Miyax is 13 and has run away from a child marriage to a boy named Daniel who seems to have a borderline IQ or some sort of mental difference. He is described as "dull" but Miyax still finds a fair enough home with him and his family at first, as she learns to sew professionally and enjoys school. The tourists need parkas to survive the winter, ones made by Eskimos as their store bought jackets are usually never enough for Alaskan winters.
But then Daniel begins to expect sex from Julie as he is teased for not really being married to his wife. This scares the girl and she runs away with the hope of reaching San Francisco.
Long before her marriage to Daniel, Julie had been told by her stepmother, Martha that her father was dead, that he and his kayak went into the sea and only broken pieces of the vessel were ever found. When life became unbearable with her stepmother, the young teenager began to view marriage as a way out for her father told her she could marry Daniel, who she had never met and knew nothing about. There is no high school in Mekoryuk and Martha could not afford to send Julie to the mainland to further the girl's education.
Miyax began to wonder that if she wed Daniel, perhaps the boy's father, Naka would send her to school. It is hard to believe that the matter was decided by the Head of the Indian Affairs in Mekoryuk, who says, " 'You are now thirteen and I have in my files an agreement for this arrangement signed by Kapugen and Naka.' "

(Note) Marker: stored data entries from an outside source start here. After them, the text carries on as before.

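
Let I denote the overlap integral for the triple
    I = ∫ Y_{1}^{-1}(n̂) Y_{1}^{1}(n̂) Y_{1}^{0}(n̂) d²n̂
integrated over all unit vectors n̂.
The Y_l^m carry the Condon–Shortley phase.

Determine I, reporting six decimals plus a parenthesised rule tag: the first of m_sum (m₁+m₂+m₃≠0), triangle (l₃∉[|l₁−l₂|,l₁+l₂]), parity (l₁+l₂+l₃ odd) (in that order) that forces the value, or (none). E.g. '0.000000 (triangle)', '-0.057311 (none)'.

0.000000 (parity)

l₁+l₂+l₃=3 is odd: 3j(l;000)=0 ⇒ I=0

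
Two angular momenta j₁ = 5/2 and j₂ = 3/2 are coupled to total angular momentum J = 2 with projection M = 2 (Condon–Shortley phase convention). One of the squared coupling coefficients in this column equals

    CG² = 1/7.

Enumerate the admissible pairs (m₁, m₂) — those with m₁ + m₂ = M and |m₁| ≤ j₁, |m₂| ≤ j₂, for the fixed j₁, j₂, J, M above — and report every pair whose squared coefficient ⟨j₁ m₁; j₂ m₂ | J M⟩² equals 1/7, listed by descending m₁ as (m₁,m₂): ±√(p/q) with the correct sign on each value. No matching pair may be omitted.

(1/2,3/2): +√(1/7)

Admissible pairs with m₁+m₂ = M = 2: (1/2,3/2), (3/2,1/2), (5/2,-1/2)
  (m₁,m₂)=(5/2,-1/2): CG² = 10/21, CG = +√(10/21)
  (m₁,m₂)=(3/2,1/2): CG² = 8/21, CG = −√(8/21)
  (m₁,m₂)=(1/2,3/2): CG² = 1/7, CG = +√(1/7)   ← matches the target
Pairs with CG² = 1/7: (1/2,3/2): +√(1/7)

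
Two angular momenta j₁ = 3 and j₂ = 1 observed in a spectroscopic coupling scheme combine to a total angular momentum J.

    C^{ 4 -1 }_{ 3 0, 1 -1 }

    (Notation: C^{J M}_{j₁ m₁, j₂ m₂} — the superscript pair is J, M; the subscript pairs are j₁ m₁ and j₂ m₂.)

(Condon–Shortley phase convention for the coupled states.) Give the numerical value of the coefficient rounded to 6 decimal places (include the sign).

√[9·0!6!2!/9! · 3!3!0!2!3!5!] = √(12960/7)
  +(−1)^0/∏(0,0,3,0,3,2)! = 1/72  (running 1/72)
⟨..|..⟩ = √(12960/7)·(1/72) = +0.597614

+0.597614  (= +√(5/14))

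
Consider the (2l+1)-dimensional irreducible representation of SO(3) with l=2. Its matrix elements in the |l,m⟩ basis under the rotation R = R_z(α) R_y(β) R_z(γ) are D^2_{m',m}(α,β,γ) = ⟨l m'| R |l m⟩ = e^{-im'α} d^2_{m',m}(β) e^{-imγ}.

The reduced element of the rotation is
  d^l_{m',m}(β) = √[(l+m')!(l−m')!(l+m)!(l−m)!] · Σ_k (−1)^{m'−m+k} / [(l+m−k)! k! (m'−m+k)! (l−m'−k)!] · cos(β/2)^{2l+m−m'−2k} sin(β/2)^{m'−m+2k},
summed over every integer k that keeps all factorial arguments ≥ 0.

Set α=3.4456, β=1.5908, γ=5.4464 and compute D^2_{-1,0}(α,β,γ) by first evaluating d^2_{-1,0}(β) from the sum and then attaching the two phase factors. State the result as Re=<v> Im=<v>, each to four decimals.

Split into d^2_{-1,0}(β=1.5908) × two z-phases.
With c≡cos(β/2)=0.699999 and s≡sin(β/2)=0.714144, N=[1·6·2·2]^{1/2}=4.898979
The bounds max(0,m−m')=1 and min(l+m,l−m')=2 give 2 terms
  k=1: (−1)^0·4.8990/(2)·0.7000^3·0.7141^1 = +0.600003
  k=2: (−1)^1·4.8990/(2)·0.7000^1·0.7141^3 = -0.624496
d^2_{-1,0}(1.5908) = +0.600003 -0.624496 = -0.024493
Phases: e^{-i·(-1)·3.4456}=-0.954145-0.299346i, e^{-i·(0)·5.4464}=+1.000000+0.000000i ⇒ D=+0.023370+0.007332i

Re=0.0234 Im=0.0073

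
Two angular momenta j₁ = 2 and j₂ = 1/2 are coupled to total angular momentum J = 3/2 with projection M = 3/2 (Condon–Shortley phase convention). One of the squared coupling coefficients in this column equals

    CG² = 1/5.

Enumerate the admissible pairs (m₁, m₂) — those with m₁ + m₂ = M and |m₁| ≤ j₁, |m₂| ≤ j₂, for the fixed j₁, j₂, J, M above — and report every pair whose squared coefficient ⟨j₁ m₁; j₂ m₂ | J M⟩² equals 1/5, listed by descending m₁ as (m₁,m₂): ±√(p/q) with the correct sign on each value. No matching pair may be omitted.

Admissible pairs with m₁+m₂ = M = 3/2: (1,1/2), (2,-1/2)
  (m₁,m₂)=(2,-1/2): CG² = 4/5, CG = +√(4/5)
  (m₁,m₂)=(1,1/2): CG² = 1/5, CG = −√(1/5)   ← matches the target
Pairs with CG² = 1/5: (1,1/2): −√(1/5)

(1,1/2): −√(1/5)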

The circumstances seem impossible that such a marriage would take place in the 1950s or 1960s, much less that the head of Indian Affairs would insist on it based on paperwork signed by the children's fathers. Perhaps this did happen though.

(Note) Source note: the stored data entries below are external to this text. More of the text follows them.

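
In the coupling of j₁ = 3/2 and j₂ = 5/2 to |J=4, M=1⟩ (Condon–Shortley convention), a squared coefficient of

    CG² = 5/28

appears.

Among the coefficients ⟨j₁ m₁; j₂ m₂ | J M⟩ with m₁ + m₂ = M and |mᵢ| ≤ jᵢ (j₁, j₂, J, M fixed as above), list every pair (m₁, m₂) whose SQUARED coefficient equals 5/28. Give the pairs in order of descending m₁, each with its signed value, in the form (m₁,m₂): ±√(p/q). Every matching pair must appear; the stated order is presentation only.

Admissible pairs with m₁+m₂ = M = 1: (-3/2,5/2), (-1/2,3/2), (1/2,1/2), (3/2,-1/2)
  (m₁,m₂)=(3/2,-1/2): CG² = 5/28, CG = +√(5/28)   ← matches the target
  (m₁,m₂)=(1/2,1/2): CG² = 15/28, CG = +√(15/28)
  (m₁,m₂)=(-1/2,3/2): CG² = 15/56, CG = +√(15/56)
  (m₁,m₂)=(-3/2,5/2): CG² = 1/56, CG = +√(1/56)
Pairs with CG² = 5/28: (3/2,-1/2): +√(5/28)

(3/2,-1/2): +√(5/28)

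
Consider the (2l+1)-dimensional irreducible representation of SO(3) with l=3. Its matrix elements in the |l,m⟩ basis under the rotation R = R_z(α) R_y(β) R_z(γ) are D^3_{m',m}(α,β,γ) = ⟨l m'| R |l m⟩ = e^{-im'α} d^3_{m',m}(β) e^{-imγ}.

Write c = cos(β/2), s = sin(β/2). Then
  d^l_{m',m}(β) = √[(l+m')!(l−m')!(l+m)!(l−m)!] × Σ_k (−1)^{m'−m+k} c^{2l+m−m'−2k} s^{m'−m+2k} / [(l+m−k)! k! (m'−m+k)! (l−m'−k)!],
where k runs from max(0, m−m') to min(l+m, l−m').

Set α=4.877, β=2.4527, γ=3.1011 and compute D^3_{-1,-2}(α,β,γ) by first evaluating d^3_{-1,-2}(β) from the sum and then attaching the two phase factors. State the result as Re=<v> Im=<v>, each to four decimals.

Re=0.0159 Im=-0.1893

D^3_{-1,-2}(4.8770,2.4527,3.1011) = e^{-i·-1·4.8770}·d^3_{-1,-2}(2.4527)·e^{-i·-2·3.1011}. Compute d first:
With c≡cos(β/2)=0.337676 and s≡sin(β/2)=0.941263, N=[2·24·1·120]^{1/2}=75.894664
Admissible k: 0..1 (factorial args all ≥0)
  k=0: (−1)^1·75.8947/(24)·0.3377^5·0.9413^1 = -0.013068
  k=1: (−1)^2·75.8947/(12)·0.3377^3·0.9413^3 = +0.203077
d^3_{-1,-2}(2.4527) = -0.013068 +0.203077 = +0.190009
Phases: e^{-i·(-1)·4.8770}=+0.163869-0.986482i, e^{-i·(-2)·3.1011}=+0.996722-0.080897i ⇒ D=+0.015871-0.189345i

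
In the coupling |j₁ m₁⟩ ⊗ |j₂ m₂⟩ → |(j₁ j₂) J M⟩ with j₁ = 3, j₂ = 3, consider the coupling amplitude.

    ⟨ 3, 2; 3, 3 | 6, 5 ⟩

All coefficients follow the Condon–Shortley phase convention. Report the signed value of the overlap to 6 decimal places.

+√(1/2) ≈ +0.707107

√[13·0!6!6!/13! · 5!1!6!0!11!1!] = √(3732480000)
  +(−1)^0/∏(0,0,1,6,5,0)! = 1/86400  (running 1/86400)
⟨..|..⟩ = √(3732480000)·(1/86400) = +0.707107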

Transportation is paid for and provided by the Bureau of Indian Affairs to take Miyax from the port in Mekoryuk, and after a couple of transfers to Barrow. George is mocking of the gussak's sensibilities toward the Eskimo and nature as the airline pilot describes the world below: " ' The Arctic Research Laboratory, where scientists study the Arctic. People from all over the world come here to investigate the top of the world. We now know a lot about living in the cold.' " I doubt few things sound more stupid to an Eskimo than a laboratory building built to study how to live in the cold.
Overall, with alcoholism and child marriage at the forefront of problems in Julie's world, it cannot be said that the Eskimos are portrayed well. Julie's best family situation is among the wolves, after she runs away from Daniel. But her favorite, Amaroq, the leader of the pack and her adopted father, is gunned down by gussak shooters for their own sense of random amusement.
The shooting from the air darkens Miyax's world and she no longer wishes to go to San Francisco, where Amy, her pen pal lives. She finds her father alive and with a new partner named Ellen, but she runs away again as the father's Westernized lifestyle reminds her too much of the blood behind it all. Julie is a byproduct of a dying world that seems to have trouble economically assimilating within the culture that was raped of its independence many years before. Julie is very pretty and intelligent, but perhaps her inability to make a home in the new modern world comes from the fact that she does not want to.